In February, federal authorities in Oklahoma announced that 18 members of the Universal Aryan Brotherhood, a white supremacist prison gang, were charged for their alleged roles in a racketeering enterprise and drug conspiracy.

Authorities said the gang used contraband phones to commit murder, kidnapping, money laundering, assault and robbery throughout Oklahoma.

More than 100 gangs operate in Sooner State prisons. While some contraband phones are used by inmates to contact relatives, many of the devices make their way into the hands of top gang leaders.

“The shot-callers can call out hits,” Allbaugh said. “They can threaten families.”

Illegal cellphones are typically brought into prison during inmate visits with loved ones. In many cases, a single correctional officer is overseeing a couple hundred people during the visits.

Kitchens are also a common area through which phones enter prison. In other cases, a corrupt prison guard may receive money to bring in the phones. The prison system is also dealing with phones dropped off by drones.

Inmates may get caught with phones on their bodies. In some instances, the devices are discovered during cell checks, with an inmate having placed a magnet on the phone to stick it under his bed.

Occasionally, prison staff will catch an inmate with a phone after the lights go out because of the glow of the device. The prison system also has technology that reveals nearby cell signals.

It is difficult to track who is paying for the phone services that inmates use. Regardless, the Corrections Department says the time has come for the federal government to allow the blocking of cellphone signals in parts of the prison where inmates move around.

The technology wouldn’t affect prison staff communications because they use radios to communicate, prison officials said.

Last year, the National Telecommunications and Information Administration reported that a test of jamming technology conducted at the Federal Correctional Institution in Maryland showed that wireless signals inside a cell were disrupted.

The signals were not disrupted at 20 feet and 100 feet outside the cell. Authorities said this showed the capability of “micro-jamming” cell phone signals within prisons.

Only federal agencies can obtain authorization to jam the public airwaves, according to the U.S. Department of Justice.

This is why Allbaugh and state prison officials throughout the nation repeatedly call on federal lawmakers to ease the rules and allow for the blocking of certain wireless signals on prison grounds.

Frustrated, the prison officials say too many lawmakers are beholden to donors from the telecommunications industry.

Last week, U.S. Sen.

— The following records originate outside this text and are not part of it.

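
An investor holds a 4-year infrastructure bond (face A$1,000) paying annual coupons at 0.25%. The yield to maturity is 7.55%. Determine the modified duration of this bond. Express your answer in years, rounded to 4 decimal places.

3.7028 years

Periodic yield y = 0.0755. First find Macaulay duration:
  t   CF        PV=CF/(1+0.0755)^t    t·PV
  1         2.50         2.3245         2.3245
  2         2.50         2.1613         4.3226
  3         2.50         2.0096         6.0288
  4     1,002.50       749.2776     2,997.1102
  Σ                    755.7730     3,009.7861
P = 755.7730; Macaulay duration = 3,009.7861 / 755.7730 = 3.98239 years.
Modified duration = D_Mac / (1 + y) = 3.98239 / 1.0755 = 3.70283 years.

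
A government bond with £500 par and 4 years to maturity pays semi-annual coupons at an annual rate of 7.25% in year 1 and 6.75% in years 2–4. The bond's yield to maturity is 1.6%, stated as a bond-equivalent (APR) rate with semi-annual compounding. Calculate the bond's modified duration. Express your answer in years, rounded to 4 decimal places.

3.5748 years

Periodic yield y = 0.008. First find Macaulay duration:
  t   CF        PV=CF/(1+0.008)^t    t·PV
  1       18.125        17.9812        17.9812
  2       18.125        17.8384        35.6769
  3       16.875        16.4764        49.4292
  4       16.875        16.3456        65.3825
  5       16.875        16.2159        81.0795
  6       16.875        16.0872        96.5232
  7       16.875        15.9595       111.7167
  8      516.875       484.9548     3,879.6385
  Σ                    601.8591     4,337.4276
P = 601.8591; Macaulay duration = 4,337.4276 / 601.8591 = 7.20672 half-year periods = 3.60336 years.
Modified duration = D_Mac / (1 + y) = 3.60336 / 1.008 = 3.57476 years.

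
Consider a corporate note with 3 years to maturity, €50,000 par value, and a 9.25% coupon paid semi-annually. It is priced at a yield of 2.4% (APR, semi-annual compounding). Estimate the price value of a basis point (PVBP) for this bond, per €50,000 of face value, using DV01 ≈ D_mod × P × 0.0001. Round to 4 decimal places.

€16.0772

Periodic yield y = 0.012.
  t   CF        PV=CF/(1+0.012)^t    t·PV
  1     2,312.50     2,285.0791     2,285.0791
  2     2,312.50     2,257.9833     4,515.9665
  3     2,312.50     2,231.2087     6,693.6262
  4     2,312.50     2,204.7517     8,819.0069
  5     2,312.50     2,178.6084    10,893.0421
  6    52,312.50    48,699.2643   292,195.5858
  Σ                 59,856.8955   325,402.3066
P = 59,856.8955; D_Mac = 5.43634 half-year periods = 2.71817 yrs; D_mod = 2.68594 yrs.
DV01 ≈ 2.68594 × 59,856.8955 × 0.0001 = 16.077189.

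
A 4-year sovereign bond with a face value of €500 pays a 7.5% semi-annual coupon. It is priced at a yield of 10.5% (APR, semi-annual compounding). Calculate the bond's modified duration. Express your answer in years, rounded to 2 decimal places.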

James Lankford, R-Oklahoma City, spoke on the Senate floor and called for a change in federal law that would allow states to use jamming technology to prevent the use of contraband cellphones in prisons.

“Why don’t we change that law?” Lankford asked. “Great question. A question that should have been answered by this body a long time ago, but communications companies and cellphone company lobbyists overwhelmed this body and pushed back and say, ‘Let’s study the issue.’”

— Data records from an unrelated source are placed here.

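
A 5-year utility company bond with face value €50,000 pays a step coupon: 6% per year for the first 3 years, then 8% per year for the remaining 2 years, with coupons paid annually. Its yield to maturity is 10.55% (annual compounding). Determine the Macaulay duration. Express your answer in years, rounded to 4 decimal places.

Periodic yield y = 0.1055. Discount each cash flow and weight by its year:
  t   CF        PV=CF/(1+0.1055)^t    t·PV
  1     3,000.00     2,713.7042     2,713.7042
  2     3,000.00     2,454.7302     4,909.4603
  3     3,000.00     2,220.4705     6,661.4116
  4     4,000.00     2,678.0890    10,712.3560
  5    54,000.00    32,703.9361   163,519.6804
  Σ                 42,770.9300   188,516.6125
Price P = Σ PV = 42,770.9300.
Macaulay duration = Σ(t·PV) / P = 188,516.6125 / 42,770.9300 = 4.40759 years.

4.4076 years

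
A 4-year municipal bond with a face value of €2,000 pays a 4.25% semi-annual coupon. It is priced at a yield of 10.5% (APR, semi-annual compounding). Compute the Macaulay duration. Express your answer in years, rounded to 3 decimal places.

Periodic yield y = 0.0525. Discount each cash flow and weight by its period:
  t   CF        PV=CF/(1+0.0525)^t    t·PV
  1        42.50        40.3800        40.3800
  2        42.50        38.3658        76.7317
  3        42.50        36.4521       109.3563
  4        42.50        34.6338       138.5353
  5        42.50        32.9063       164.5313
  6        42.50        31.2648       187.5891
  7        42.50        29.7053       207.9372
  8     2,042.50     1,356.3920    10,851.1362
  Σ                  1,600.1003    11,776.1972
Price P = Σ PV = 1,600.1003.
Macaulay duration = Σ(t·PV) / P = 11,776.1972 / 1,600.1003 = 7.35966 half-year periods.
In years: 7.35966 / 2 = 3.67983 years.

3.680 years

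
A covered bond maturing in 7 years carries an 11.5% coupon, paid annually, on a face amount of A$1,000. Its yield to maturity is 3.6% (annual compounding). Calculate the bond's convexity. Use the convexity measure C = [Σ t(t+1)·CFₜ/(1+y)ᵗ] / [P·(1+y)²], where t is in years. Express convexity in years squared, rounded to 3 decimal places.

37.518

With y = 0.036:
  t   CF        PV=CF/(1+0.036)^t    t·PV        t(t+1)·PV
  1       115.00       111.0039       111.0039         222.0077
  2       115.00       107.1466       214.2932         642.8795
  3       115.00       103.4233       310.2700       1,241.0801
  4       115.00        99.8295       399.3179       1,996.5896
  5       115.00        96.3605       481.8025       2,890.8151
  6       115.00        93.0121       558.0724       3,906.5069
  7     1,115.00       870.4756     6,093.3289      48,746.6311
  Σ                  1,481.2514     8,168.0888      59,646.5101
P = 1,481.2514.
Convexity = Σ t(t+1)·PV / [P·(1+y)²] = 59,646.5101 / (1,481.2514 × 1.073296) = 37.51775.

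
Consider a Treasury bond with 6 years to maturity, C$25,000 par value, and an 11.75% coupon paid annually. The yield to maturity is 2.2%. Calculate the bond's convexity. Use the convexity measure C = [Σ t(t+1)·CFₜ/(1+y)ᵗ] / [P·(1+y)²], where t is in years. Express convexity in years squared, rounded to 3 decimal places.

30.467

With y = 0.022:
  t   CF        PV=CF/(1+0.022)^t    t·PV        t(t+1)·PV
  1     2,937.50     2,874.2661     2,874.2661       5,748.5323
  2     2,937.50     2,812.3935     5,624.7870      16,874.3609
  3     2,937.50     2,751.8527     8,255.5582      33,022.2327
  4     2,937.50     2,692.6152    10,770.4608      53,852.3039
  5     2,937.50     2,634.6528    13,173.2642      79,039.5849
  6    27,937.50    24,517.8377   147,107.0262   1,029,749.1831
  Σ                 38,283.6181   187,805.3624   1,218,286.1978
P = 38,283.6181.
Convexity = Σ t(t+1)·PV / [P·(1+y)²] = 1,218,286.1978 / (38,283.6181 × 1.044484) = 30.46734.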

Lankford said the time for studying the issue is over.

“Let me just bring this up to the cellphone industry,” he said. “You do not want your company name attached to pedophiles in prisons that are contacting children outside the prison, waiting until they’re released. You do not want your company name attached to a meth ring being operated inside a prison because you wanted to study the issue more. And you do not want your name attached to a prison riot where they took it directly back to the access for cellphones leading to that riot.”

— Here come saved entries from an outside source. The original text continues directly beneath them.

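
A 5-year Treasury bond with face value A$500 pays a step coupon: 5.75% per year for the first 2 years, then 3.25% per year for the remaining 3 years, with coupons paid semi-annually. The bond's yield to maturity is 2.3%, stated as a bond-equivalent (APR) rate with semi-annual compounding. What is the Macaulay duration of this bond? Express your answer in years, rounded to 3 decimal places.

Periodic yield y = 0.0115. Discount each cash flow and weight by its period:
  t   CF        PV=CF/(1+0.0115)^t    t·PV
  1       14.375        14.2116        14.2116
  2       14.375        14.0500        28.1000
  3       14.375        13.8903        41.6708
  4       14.375        13.7323        54.9293
  5        8.125         7.6735        38.3675
  6        8.125         7.5863        45.5176
  7        8.125         7.5000        52.5001
  8        8.125         7.4147        59.3180
  9        8.125         7.3304        65.9740
  10     508.125       453.2227     4,532.2274
  Σ                    546.6119     4,932.8163
Price P = Σ PV = 546.6119.
Macaulay duration = Σ(t·PV) / P = 4,932.8163 / 546.6119 = 9.02435 half-year periods.
In years: 9.02435 / 2 = 4.51217 years.

4.512 years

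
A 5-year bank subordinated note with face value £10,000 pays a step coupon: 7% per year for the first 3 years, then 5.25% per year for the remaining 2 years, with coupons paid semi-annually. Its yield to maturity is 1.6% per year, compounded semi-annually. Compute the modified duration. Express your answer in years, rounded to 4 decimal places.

4.3612 years

Periodic yield y = 0.008. First find Macaulay duration:
  t   CF        PV=CF/(1+0.008)^t    t·PV
  1       350.00       347.2222       347.2222
  2       350.00       344.4665       688.9330
  3       350.00       341.7326     1,025.1979
  4       350.00       339.0205     1,356.0819
  5       350.00       336.3298     1,681.6491
  6       350.00       333.6605     2,001.9633
  7       262.50       248.2593     1,737.8153
  8       262.50       246.2890     1,970.3122
  9       262.50       244.3343     2,199.0091
  10   10,262.50     9,476.4974    94,764.9743
  Σ                 12,257.8123   107,773.1582
P = 12,257.8123; Macaulay duration = 107,773.1582 / 12,257.8123 = 8.79220 half-year periods = 4.39610 years.
Modified duration = D_Mac / (1 + y) = 4.39610 / 1.008 = 4.36121 years.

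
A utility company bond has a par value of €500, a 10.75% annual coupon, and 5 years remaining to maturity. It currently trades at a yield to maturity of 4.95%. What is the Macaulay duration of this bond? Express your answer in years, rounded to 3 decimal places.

Periodic yield y = 0.0495. Discount each cash flow and weight by its year:
  t   CF        PV=CF/(1+0.0495)^t    t·PV
  1        53.75        51.2149        51.2149
  2        53.75        48.7993        97.5986
  3        53.75        46.4977       139.4930
  4        53.75        44.3046       177.2183
  5       553.75       434.9121     2,174.5607
  Σ                    625.7285     2,640.0855
Price P = Σ PV = 625.7285.
Macaulay duration = Σ(t·PV) / P = 2,640.0855 / 625.7285 = 4.21922 years.

4.219 years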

Meanwhile, at the state Corrections Department facility in Oklahoma City, officials maintain a room filled with more than 160 boxes that contain thousands of confiscated cellphones. Some are marked as hazardous because the inmates hid them on their bodies or stored them in unsanitary places.

Matthew Elliott, Corrections spokesman, used safety gloves to open the boxes and pull out some of the phones. Many were flip phones. Some were smartphones. He even pulled out a smart watch.

Elliott said some of the phones can fetch $1,000 on a prison yard. Often, a prisoner will have a phone confiscated, only to be caught a few weeks later with another device.

“Just about every instance of violence behind the wire is due to cellphones and contraband,” Elliott said.